In midst of a global pandemic the infamous legacies associated with slavery continue to become illuminated in our society. The origin of these prevalent patterns of health disparities stems from the commodification of enslaved black women’s childbearing and the prioritization of slave owners interests by physicians. Gynecology and obstetrics are the two dominant specializations that owe a “debt” to black women’s bodies due to the significant amount of dehumanization that occurs.
The current demonstration of structural racism continues to contribute to the severely disproportionate maternal mortality among Black Americans. Highly affluent women such as Beyonce, Serena Williams and Allyson Felix have fallen victim to this structural racism contrary to their influential statuses in society. After hearing the horrifying experience these women endured during childbirth and life during maternity, illuminated the lack of protection black women have, regardless of status. Black women are significantly known to be subject to facing barriers in regards to obtaining quality healthcare due to racial discrimination they face throughout their lifespan.
Societal and systemic racism practices that have been constructed within the health system contribute to the maternal mortality rates for black women but also contribute to poor health outcomes in the black community as a whole. From reinforcing the historical identity by acknowledging the persistent bias’ present in medicine by promoting socially unconscious health disparities to confronting the explicit institutional racism, this work will explore the diagnosis of this apparent perpetual cycle generations that endured with the desire to ensure that the future generations of black women will be protected from this psychological yet societal dissension.Â
The institutionalized racism dates back to the late 1600s as southern legislatures prioritized childbearing among black women to a point where a law was passed that determined the status of any offspring produced based on the mother’s status. This principle was known as partus sequitur vetrum, a practice that deemed chattel slavery to be inheritable to Africans and the descendants of them, however this principle not only established the legalization of the enslavement of descendents, but this act ensured that white and black women were racially distinct and separated, even in the medical spectrum.
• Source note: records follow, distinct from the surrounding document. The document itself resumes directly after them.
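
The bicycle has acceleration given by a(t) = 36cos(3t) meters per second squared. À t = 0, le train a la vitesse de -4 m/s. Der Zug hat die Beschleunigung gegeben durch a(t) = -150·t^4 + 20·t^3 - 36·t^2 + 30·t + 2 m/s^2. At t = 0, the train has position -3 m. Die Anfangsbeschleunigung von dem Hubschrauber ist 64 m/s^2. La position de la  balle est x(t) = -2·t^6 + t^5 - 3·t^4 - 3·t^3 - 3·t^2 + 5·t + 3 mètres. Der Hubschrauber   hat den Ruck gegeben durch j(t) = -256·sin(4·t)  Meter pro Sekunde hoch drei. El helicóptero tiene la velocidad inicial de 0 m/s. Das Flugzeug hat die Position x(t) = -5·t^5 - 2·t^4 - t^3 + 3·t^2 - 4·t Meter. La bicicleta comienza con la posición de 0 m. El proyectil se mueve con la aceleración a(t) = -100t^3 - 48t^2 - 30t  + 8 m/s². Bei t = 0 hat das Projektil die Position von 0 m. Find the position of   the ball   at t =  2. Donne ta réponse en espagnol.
Usando x(t) = -2·t^6 + t^5 - 3·t^4 - 3·t^3 - 3·t^2 + 5·t + 3 y sustituyendo t = 2, encontramos x = -167.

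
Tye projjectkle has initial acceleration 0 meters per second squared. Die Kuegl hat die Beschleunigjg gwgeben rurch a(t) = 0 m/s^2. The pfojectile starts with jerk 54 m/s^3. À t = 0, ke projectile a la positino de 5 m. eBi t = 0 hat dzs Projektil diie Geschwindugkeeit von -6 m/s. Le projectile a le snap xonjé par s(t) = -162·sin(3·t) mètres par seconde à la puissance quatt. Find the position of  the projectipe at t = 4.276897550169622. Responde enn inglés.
To find the answer, we compute 4 antiderivatives of s(t) = -162·sin(3·t). The integral of snap is jerk. Using j(0) = 54, we get j(t) = 54·cos(3·t). Taking ∫j(t)dt and applying a(0) = 0, we find a(t) = 18·sin(3·t). Taking ∫a(t)dt and applying v(0) = -6, we find v(t) = -6·cos(3·t). The integral of velocity is position. Using x(0) = 5, we get x(t) = 5 - 2·sin(3·t). We have position x(t) = 5 - 2·sin(3·t). Substituting t = 4.276897550169622: x(4.276897550169622) = 4.47749017963896.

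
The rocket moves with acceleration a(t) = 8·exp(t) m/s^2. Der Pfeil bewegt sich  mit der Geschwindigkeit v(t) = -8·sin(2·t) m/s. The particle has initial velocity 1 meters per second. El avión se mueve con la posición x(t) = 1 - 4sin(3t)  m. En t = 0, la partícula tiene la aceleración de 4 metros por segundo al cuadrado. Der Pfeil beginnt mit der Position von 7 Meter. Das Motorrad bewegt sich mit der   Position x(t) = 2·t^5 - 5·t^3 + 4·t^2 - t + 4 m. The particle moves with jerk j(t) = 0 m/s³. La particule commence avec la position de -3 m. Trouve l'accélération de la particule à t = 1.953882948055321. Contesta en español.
Partiendo de la sacudida j(t) = 0, tomamos 1 integral. La antiderivada de la sacudida, con a(0) = 4, da la aceleración: a(t) = 4. Usando a(t) = 4 y sustituyendo t = 1.953882948055321, encontramos a = 4.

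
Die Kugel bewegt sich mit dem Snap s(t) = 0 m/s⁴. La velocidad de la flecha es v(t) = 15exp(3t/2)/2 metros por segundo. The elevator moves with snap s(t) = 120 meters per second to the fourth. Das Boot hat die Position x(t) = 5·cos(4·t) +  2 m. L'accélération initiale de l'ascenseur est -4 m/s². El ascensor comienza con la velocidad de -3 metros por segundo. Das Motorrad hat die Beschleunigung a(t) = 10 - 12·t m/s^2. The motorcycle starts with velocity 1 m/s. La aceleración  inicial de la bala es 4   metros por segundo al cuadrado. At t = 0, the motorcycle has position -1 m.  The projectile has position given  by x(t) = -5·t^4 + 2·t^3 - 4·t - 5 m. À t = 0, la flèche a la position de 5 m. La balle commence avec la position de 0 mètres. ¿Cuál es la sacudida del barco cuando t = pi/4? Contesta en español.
Partiendo de la posición x(t) = 5·cos(4·t) + 2, tomamos 3 derivadas. Tomando d/dt de x(t), encontramos v(t) = -20·sin(4·t). Tomando d/dt de v(t), encontramos a(t) = -80·cos(4·t). Tomando d/dt de a(t), encontramos j(t) = 320·sin(4·t). De la ecuación de la sacudida j(t) = 320·sin(4·t), sustituimos t = pi/4 para obtener j = 0.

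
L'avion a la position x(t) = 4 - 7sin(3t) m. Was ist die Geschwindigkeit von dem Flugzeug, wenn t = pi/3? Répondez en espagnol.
Partiendo de la posición x(t) = 4 - 7·sin(3·t), tomamos 1 derivada. Tomando d/dt de x(t), encontramos v(t) = -21·cos(3·t). De la ecuación de la velocidad v(t) = -21·cos(3·t), sustituimos t = pi/3 para obtener v = 21.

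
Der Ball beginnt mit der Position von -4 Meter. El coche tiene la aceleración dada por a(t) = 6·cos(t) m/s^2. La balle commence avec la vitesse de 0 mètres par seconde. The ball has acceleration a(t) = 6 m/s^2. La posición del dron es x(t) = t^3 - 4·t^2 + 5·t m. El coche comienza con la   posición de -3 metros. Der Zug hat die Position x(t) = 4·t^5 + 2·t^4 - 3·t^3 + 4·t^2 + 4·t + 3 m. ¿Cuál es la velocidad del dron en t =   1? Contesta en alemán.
Wir müssen unsere Gleichung für die Position x(t) = t^3 - 4·t^2 + 5·t 1-mal ableiten. Mit d/dt von x(t) finden wir v(t) = 3·t^2 - 8·t + 5. Mit v(t) = 3·t^2 - 8·t + 5 und Einsetzen von t = 1, finden wir v = 0.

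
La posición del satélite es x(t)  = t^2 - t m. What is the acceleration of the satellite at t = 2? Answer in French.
Pour résoudre ceci, nous devons prendre 2 dérivées de notre équation de la position x(t) = t^2 - t. La dérivée de la position donne la vitesse: v(t) = 2·t - 1. La dérivée de la vitesse donne l'accélération: a(t) = 2. Nous avons l'accélération a(t) = 2. En substituant t = 2: a(2) = 2.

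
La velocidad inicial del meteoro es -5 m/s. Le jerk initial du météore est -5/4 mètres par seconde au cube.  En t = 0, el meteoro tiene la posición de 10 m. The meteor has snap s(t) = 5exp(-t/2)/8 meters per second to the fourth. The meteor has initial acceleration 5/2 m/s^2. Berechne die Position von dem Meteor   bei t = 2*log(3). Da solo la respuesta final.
Bei t = 2*log(3), x = 10/3.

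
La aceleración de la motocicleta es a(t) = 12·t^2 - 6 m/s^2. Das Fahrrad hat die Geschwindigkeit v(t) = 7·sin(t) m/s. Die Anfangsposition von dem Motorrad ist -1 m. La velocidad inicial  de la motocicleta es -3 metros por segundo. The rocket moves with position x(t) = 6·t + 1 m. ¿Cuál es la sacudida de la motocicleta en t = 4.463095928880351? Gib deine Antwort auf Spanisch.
Para resolver esto, necesitamos tomar 1 derivada de nuestra ecuación de la aceleración a(t) = 12·t^2 - 6. Tomando d/dt de a(t), encontramos j(t) = 24·t. De la ecuación de la sacudida j(t) = 24·t, sustituimos t = 4.463095928880351 para obtener j = 107.114302293128.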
One of the most prevalent distinctions came into fruition when white women’s childbearing was considered an opportunity to build patriarchal pedigrees while laws not only enforced black women to bear children, but considered childbearing to be a means of reaching tremendous amounts of capital gain.
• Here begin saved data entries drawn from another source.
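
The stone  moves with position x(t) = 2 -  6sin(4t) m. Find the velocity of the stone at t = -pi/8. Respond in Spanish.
Debemos derivar nuestra ecuación de la posición x(t) = 2 - 6·sin(4·t) 1 vez. Tomando d/dt de x(t), encontramos v(t) = -24·cos(4·t). De la ecuación de la velocidad v(t) = -24·cos(4·t), sustituimos t = -pi/8 para obtener v = 0.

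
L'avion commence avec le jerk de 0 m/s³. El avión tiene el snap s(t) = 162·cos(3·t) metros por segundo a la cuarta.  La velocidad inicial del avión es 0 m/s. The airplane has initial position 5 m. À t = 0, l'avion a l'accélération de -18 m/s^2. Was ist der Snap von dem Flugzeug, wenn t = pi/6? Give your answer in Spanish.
Tenemos el snap s(t) = 162·cos(3·t). Sustituyendo t = pi/6: s(pi/6) = 0.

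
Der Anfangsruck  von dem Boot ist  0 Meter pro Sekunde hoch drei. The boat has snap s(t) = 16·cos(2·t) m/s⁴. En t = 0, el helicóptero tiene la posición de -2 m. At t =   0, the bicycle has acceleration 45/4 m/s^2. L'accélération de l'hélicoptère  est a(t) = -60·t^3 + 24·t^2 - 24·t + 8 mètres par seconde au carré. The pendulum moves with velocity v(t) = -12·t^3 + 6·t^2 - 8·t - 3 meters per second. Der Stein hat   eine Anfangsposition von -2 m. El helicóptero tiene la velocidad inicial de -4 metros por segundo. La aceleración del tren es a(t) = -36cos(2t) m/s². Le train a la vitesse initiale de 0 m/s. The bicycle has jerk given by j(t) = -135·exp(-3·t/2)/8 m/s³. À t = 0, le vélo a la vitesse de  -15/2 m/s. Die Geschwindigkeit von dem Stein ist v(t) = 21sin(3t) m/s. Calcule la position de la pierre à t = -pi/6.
En partant de la vitesse v(t) = 21·sin(3·t), nous prenons 1 intégrale. La primitive de la vitesse, avec x(0) = -2, donne la position: x(t) = 5 - 7·cos(3·t). Nous avons la position x(t) = 5 - 7·cos(3·t). En substituant t = -pi/6: x(-pi/6) = 5.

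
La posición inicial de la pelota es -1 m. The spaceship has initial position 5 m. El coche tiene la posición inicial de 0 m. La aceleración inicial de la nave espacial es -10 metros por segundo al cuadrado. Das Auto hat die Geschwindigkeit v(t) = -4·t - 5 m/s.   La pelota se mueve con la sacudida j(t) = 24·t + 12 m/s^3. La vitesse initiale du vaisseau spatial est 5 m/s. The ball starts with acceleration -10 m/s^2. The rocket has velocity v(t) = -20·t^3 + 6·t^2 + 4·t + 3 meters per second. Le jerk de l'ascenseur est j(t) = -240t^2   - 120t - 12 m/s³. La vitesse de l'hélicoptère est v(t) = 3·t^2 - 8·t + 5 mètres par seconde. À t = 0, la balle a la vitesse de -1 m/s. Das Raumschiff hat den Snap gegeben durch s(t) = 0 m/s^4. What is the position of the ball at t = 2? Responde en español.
Debemos encontrar la integral de nuestra ecuación de la sacudida j(t) = 24·t + 12 3 veces. Tomando ∫j(t)dt y aplicando a(0) = -10, encontramos a(t) = 12·t^2 + 12·t - 10. La integral de la aceleración, con v(0) = -1, da la velocidad: v(t) = 4·t^3 + 6·t^2 - 10·t - 1. La antiderivada de la velocidad es la posición. Usando x(0) = -1, obtenemos x(t) = t^4 + 2·t^3 - 5·t^2 - t - 1. Tenemos la posición x(t) = t^4 + 2·t^3 - 5·t^2 - t - 1. Sustituyendo t = 2: x(2) = 9.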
This instance emphasized the narrative of how many individuals focus on the language of healing compared to the very apparent reality that is demonstrated, the reality of believing that all doctors are committed to healing what is an “ailment” to all individuals. Unfortunately, this narrative has been proven to be destructive to the black community as studies have been performed, proving that black women are three times more likely to die during childbirth compared to white women, while also being the highest demographic for being uninsured and lacking access to prenatal care and subsequently being patients to preventable diseases along with chronic health conditions. Beyond life, black bodies were used as experiments and displayed in all white museums and medical schools in an attempt to medicalize the blackness of an individual or signifying drastic medical differences compared to white individuals.
In society, black women should be granted the right to safety and equality. The desire to improve these health outcomes, systemic change need to be enforced within the healthcare system in regards to the access to persistent and consistent health care resources as well as making spaces that allow black women to live happier and healthier lives, while supporting the rights and decisions that are made throughout their lifespans, specifically having the right to become a parent. Moving forward, medical training programs as well as corporate workspaces should incorporate training in regards to racial sensitivity as well as the effects of microaggressions in regards to medical diagnosis.
This curriculum should be facilitated by specialized experts and aim to increase the awareness of an individual’s own biases. From the dialogue to workshops, these exercises should promote mutual understanding of the disparities of racism. Medical institutions should also create resources that allow individuals to recognize microaggressions, specifically those that occur in healthcare spaces. Congress and local policymakers should consider the creation of a legislature that is centered around microaggressions in order to protect individuals from experiencing microaggressions just like legislature that has been created in response to sexual assault and race relations.
Finally, journalists also have the ability to rewrite the narrative by creating more headlines and programs centered around microaggressions in regards to health care. With the willingness to change the current climate surrounding maternal mortality rates, race related health complications and the overall discrimination of black and brown bodies within healthcare settings, change can occur with the willingness of the majority to move forward and produce a bountiful future of society by redirecting racial biases, prejudice and dismantling centuries old narratives that is evidence to happen by advocating for black women to bear children without the fear of their child’s first breath, being the mother’s last.